Pós-doutorado em Direito (UERJ), doutor e mestre em Direito (PUC-SP), o Ministro Bruno Dantas é pesquisador visitante da Cardozo School of Law de Nova Iorque, do Max Planck Institute for International, European and Regulatory Procedural Law de Luxemburgo e da Université Paris I Panthéon-Sorbonne.
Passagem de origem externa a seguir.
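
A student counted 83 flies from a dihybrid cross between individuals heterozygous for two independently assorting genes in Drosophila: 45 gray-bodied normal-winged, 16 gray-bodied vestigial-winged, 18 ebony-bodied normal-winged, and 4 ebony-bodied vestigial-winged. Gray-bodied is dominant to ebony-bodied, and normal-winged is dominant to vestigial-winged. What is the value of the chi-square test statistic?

0.727

A dihybrid F₂ with independent assortment and complete dominance at both loci gives a 9:3:3:1 phenotypic ratio.
Under the 9:3:3:1 hypothesis (Σ ratio = 16, N = 83):
  gray-bodied normal-winged: 83 × 9/16 = 46.6875
  gray-bodied vestigial-winged: 83 × 3/16 = 15.5625
  ebony-bodied normal-winged: 83 × 3/16 = 15.5625
  ebony-bodied vestigial-winged: 83 × 1/16 = 5.1875
χ² = Σ (O − E)² / E
  gray-bodied normal-winged: (45 − 46.6875)² / 46.6875 = 0.0610
  gray-bodied vestigial-winged: (16 − 15.5625)² / 15.5625 = 0.0123
  ebony-bodied normal-winged: (18 − 15.5625)² / 15.5625 = 0.3818
  ebony-bodied vestigial-winged: (4 − 5.1875)² / 5.1875 = 0.2718
χ² = 0.0610 + 0.0123 + 0.3818 + 0.2718 = 0.7269 ≈ 0.727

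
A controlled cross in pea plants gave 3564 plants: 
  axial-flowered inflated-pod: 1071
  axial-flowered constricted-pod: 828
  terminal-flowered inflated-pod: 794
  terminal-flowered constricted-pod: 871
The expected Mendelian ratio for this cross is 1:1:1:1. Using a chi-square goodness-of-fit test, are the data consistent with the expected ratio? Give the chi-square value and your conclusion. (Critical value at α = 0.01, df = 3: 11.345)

Expected counts for N = 3564 under a 1:1:1:1 ratio (total parts = 4):
  axial-flowered inflated-pod: 3564 × 1/4 = 891
  axial-flowered constricted-pod: 3564 × 1/4 = 891
  terminal-flowered inflated-pod: 3564 × 1/4 = 891
  terminal-flowered constricted-pod: 3564 × 1/4 = 891
χ² = Σ (O − E)² / E
  axial-flowered inflated-pod: (1071 − 891)² / 891 = 36.3636
  axial-flowered constricted-pod: (828 − 891)² / 891 = 4.4545
  terminal-flowered inflated-pod: (794 − 891)² / 891 = 10.5600
  terminal-flowered constricted-pod: (871 − 891)² / 891 = 0.4489
χ² = 36.3636 + 4.4545 + 10.5600 + 0.4489 = 51.827
Degrees of freedom = 4 − 1 = 3; critical value at α = 0.01 is 11.345.
Since 51.827 > 11.345, we reject the null hypothesis — the data do not fit the 1:1:1:1 ratio.

51.827; not consistent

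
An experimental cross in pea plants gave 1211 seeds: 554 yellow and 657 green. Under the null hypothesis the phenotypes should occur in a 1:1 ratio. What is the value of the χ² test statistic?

Total ratio parts = 2. Expected numbers out of 1211:
  yellow: 1211 × 1/2 = 605.5
  green: 1211 × 1/2 = 605.5
χ² = Σ (O − E)² / E
  yellow: (554 − 605.5)² / 605.5 = 4.3803
  green: (657 − 605.5)² / 605.5 = 4.3803
χ² = 4.3803 + 4.3803 = 8.7606 ≈ 8.761

8.761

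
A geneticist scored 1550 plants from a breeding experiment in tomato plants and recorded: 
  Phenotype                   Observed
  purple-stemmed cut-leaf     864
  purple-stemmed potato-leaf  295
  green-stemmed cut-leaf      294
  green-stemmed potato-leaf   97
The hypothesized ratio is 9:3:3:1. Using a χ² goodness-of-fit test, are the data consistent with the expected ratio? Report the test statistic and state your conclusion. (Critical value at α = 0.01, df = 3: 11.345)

The 9:3:3:1 ratio has 16 parts, so with N = 1550 the expected counts are:
  purple-stemmed cut-leaf: 1550 × 9/16 = 871.875
  purple-stemmed potato-leaf: 1550 × 3/16 = 290.625
  green-stemmed cut-leaf: 1550 × 3/16 = 290.625
  green-stemmed potato-leaf: 1550 × 1/16 = 96.875
χ² = Σ (O − E)² / E
  purple-stemmed cut-leaf: (864 − 871.875)² / 871.875 = 0.0711
  purple-stemmed potato-leaf: (295 − 290.625)² / 290.625 = 0.0659
  green-stemmed cut-leaf: (294 − 290.625)² / 290.625 = 0.0392
  green-stemmed potato-leaf: (97 − 96.875)² / 96.875 = 0.0002
χ² = 0.0711 + 0.0659 + 0.0392 + 0.0002 = 0.1764 ≈ 0.176
Degrees of freedom = 4 − 1 = 3; critical value at α = 0.01 is 11.345.
Since 0.176 < 11.345, we fail to reject the null hypothesis — the data are consistent with the 9:3:3:1 ratio.

0.176; consistent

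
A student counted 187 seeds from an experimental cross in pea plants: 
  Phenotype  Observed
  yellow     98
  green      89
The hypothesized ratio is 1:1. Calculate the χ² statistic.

0.433

The 1:1 ratio has 2 parts, so with N = 187 the expected counts are:
  yellow: 187 × 1/2 = 93.5
  green: 187 × 1/2 = 93.5
χ² = Σ (O − E)² / E
  yellow: (98 − 93.5)² / 93.5 = 0.2166
  green: (89 − 93.5)² / 93.5 = 0.2166
χ² = 0.2166 + 0.2166 = 0.4332 ≈ 0.433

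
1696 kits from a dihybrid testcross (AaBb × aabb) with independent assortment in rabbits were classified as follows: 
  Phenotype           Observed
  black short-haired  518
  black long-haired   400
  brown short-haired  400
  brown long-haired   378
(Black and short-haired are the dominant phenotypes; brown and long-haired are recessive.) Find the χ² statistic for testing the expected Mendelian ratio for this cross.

28.547

A dihybrid testcross with independent assortment gives a 1:1:1:1 ratio.
Under the 1:1:1:1 hypothesis (Σ ratio = 4, N = 1696):
  black short-haired: 1696 × 1/4 = 424
  black long-haired: 1696 × 1/4 = 424
  brown short-haired: 1696 × 1/4 = 424
  brown long-haired: 1696 × 1/4 = 424
χ² = Σ (O − E)² / E
  black short-haired: (518 − 424)² / 424 = 20.8396
  black long-haired: (400 − 424)² / 424 = 1.3585
  brown short-haired: (400 − 424)² / 424 = 1.3585
  brown long-haired: (378 − 424)² / 424 = 4.9906
χ² = 20.8396 + 1.3585 + 1.3585 + 4.9906 = 28.5472 ≈ 28.547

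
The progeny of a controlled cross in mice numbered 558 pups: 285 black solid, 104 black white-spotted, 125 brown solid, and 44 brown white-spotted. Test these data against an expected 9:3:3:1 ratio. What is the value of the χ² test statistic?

9.016

Total ratio parts = 16. Expected numbers out of 558:
  black solid: 558 × 9/16 = 313.875
  black white-spotted: 558 × 3/16 = 104.625
  brown solid: 558 × 3/16 = 104.625
  brown white-spotted: 558 × 1/16 = 34.875
χ² = Σ (O − E)² / E
  black solid: (285 − 313.875)² / 313.875 = 2.6564
  black white-spotted: (104 − 104.625)² / 104.625 = 0.0037
  brown solid: (125 − 104.625)² / 104.625 = 3.9679
  brown white-spotted: (44 − 34.875)² / 34.875 = 2.3875
χ² = 2.6564 + 0.0037 + 3.9679 + 2.3875 = 9.0155 ≈ 9.016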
Como docente, é professor da graduação, do mestrado e do doutorado da Faculdade de Direito da Universidade do Estado do Rio de Janeiro (UERJ), dos programas de pós-graduação da Fundação Getúlio Vargas (FGV-Rio) e da Universidade Nove de Julho (Uninove).

Autor de inúmeros artigos científicos e livros jurídicos, foi aprovado no concurso público para consultor legislativo do Senado Federal, casa legislativa na qual atuou entre 2003 e 2014, tendo exercido a função de consultor-geral de 2007 a 2011.

Indicado pelo Senado, compôs o Conselho Nacional de Justiça (CNJ/ biênio 2011-2013) e o Conselho Nacional do Ministério Público (2009-2011). Presidiu a Comissão de Articulação Federativa e Parlamentar do CNJ, na qual foi o autor da Resolução nº 156/2012, que instituiu a exigência de “ficha limpa” para a ocupação de cargos comissionados no Poder Judiciário. Integrou ainda a Comissão de Juristas encarregada de elaborar o anteprojeto do novo Código de Processo Civil.